Submitted to: Journal of Pharmacological Sciences
Publication Type: Peer Reviewed Journal
Publication Acceptance Date: 3/24/2016
Publication Date: 4/27/2016
Publication URL: http://handle.nal.usda.gov/10113/5509862
Citation: Wu, Y., He, J., An, Y., Wang, X., Liu, Y., Yan, S., Ye, X., Qi, J., Zhu, S., Yu, Q., Yin, J., Li, D., Wang, W. 2016. Recombinant Newcastle disease virus (NDV/Anh-IL-2) expressing human IL-2 as a potential candidate for suppresses growth of hepatoma therapy. Journal of Pharmacological Sciences. 132(1):24-30. doi:10.1016/j.jphs.2016.03.012.
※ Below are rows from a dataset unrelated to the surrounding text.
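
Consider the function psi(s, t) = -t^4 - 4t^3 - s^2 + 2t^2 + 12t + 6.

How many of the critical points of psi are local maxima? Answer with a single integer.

2

psi separates as a function of s plus a function of t, so ∇psi=0 decouples.
∂psi/∂s = -2s = 0 at s ∈ {0}; ∂psi/∂t = -4(t - 1)(t + 1)(t + 3) = 0 at t ∈ {-3, -1, 1}.
The Hessian is diagonal: diag(psi_ss, psi_tt). Second derivatives: psi_ss(0)=-2; psi_tt(-3)=-32, psi_tt(-1)=16, psi_tt(1)=-32.
Local maxima occur where both diagonal entries negative: (0, -3), (0, 1). Count: 2.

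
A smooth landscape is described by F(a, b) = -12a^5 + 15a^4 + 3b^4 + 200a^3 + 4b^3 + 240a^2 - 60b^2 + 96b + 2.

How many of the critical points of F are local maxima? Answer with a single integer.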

Interpretive Summary: Newcastle disease virus (NDV) is an avian pathogen and does not readily grow in human. However, some strains of NDV can selectively grow in human tumor cells and have been used for anticancer therapy in preclinical studies. Previous studies have shown that human Interleukin-2 (IL-2), a cytokine, can inhibit tumor growth by activating innate immunity. In the present study we synchronized the power of the NDV and the cytokine in anticancer therapy. NDV Anhinga strain was used as a backbone to construct a recombinant virus (NDV/Anh-IL-2) expressing IL-2. Mice with liver tumor were used a cancer model and treated with NDV/Anh-IL-2. The results showed that the NDV/Anh-IL-2 could express soluble IL-2 and effectively inhibit the growth of liver tumor in mice. After 60 days treatment mice were completely cured for the liver cancer and were well protected when re-challenged with the same tumor cell. The data suggest that the recombinant NDV/Anh-IL-2 virus is a promising candidate for anticancer therapy.
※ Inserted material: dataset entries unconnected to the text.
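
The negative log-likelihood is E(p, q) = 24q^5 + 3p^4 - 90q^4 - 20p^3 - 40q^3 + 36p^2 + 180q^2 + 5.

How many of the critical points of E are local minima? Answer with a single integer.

E separates as a function of p plus a function of q, so ∇E=0 decouples.
∂E/∂p = 12p(p - 3)(p - 2) = 0 at p ∈ {0, 2, 3}; ∂E/∂q = 120q(q - 3)(q - 1)(q + 1) = 0 at q ∈ {-1, 0, 1, 3}.
The Hessian is diagonal: diag(E_pp, E_qq). Second derivatives: E_pp(0)=72, E_pp(2)=-24, E_pp(3)=36; E_qq(-1)=-960, E_qq(0)=360, E_qq(1)=-480, E_qq(3)=2880.
Local minima occur where both diagonal entries positive: (0, 0), (0, 3), (3, 0), (3, 3). Count: 4.

4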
Technical Abstract: Newcastle disease virus (NDV) have shown oncolytic therapeutic efficacy in preclinical study and are currently approved for clinical trials. NDV Anhinga strain which is a mesogenic strain should be classified as lytic strain and has a therapeutic efficacy in hepatocellular cancer. In this study, we evaluated the capacity of NDV Anhinga strain to elicit immune reaction in vivo and the possibility for using as a vaccine vector for expressing tumor therapeutic factors. Interleukin-2 (IL-2) could boost the immune response against the tumor cells. Therefore, we use NDV Anhinga strain as backbone to construct a recombinant virus (NDV/Anh-IL-2) expressing IL-2. The virus growth curve showed that the production of recombinant NDV/Anh-IL-2 was slightly delayed compared to the wild type. The NDV/Anh-IL-2 strain could express soluble IL-2 and effectively inhibit the growth of hepatocellular carcinoma in vivo. 60 days posttreatment, mice which were completely cured by previous treatment were well protected when rechallenged with the same tumor cell. From the H&E-stained sections, intense infiltration of lymphocyte was observed in the NDV Anhinga strain treated group, especially in NDV/Anh-IL-2 group. The NDV Anhinga strain could not only kill the tumor directly, but could also elicit immune reaction and a potent immunological memory when killing tumor in vivo. In conclusion, the Anhinga strain could be an effective vector for tumor therapy; the recombinant NDV/Anh-IL-2 strain expressing soluble IL-2 is a promising candidate for hepatoma therapy.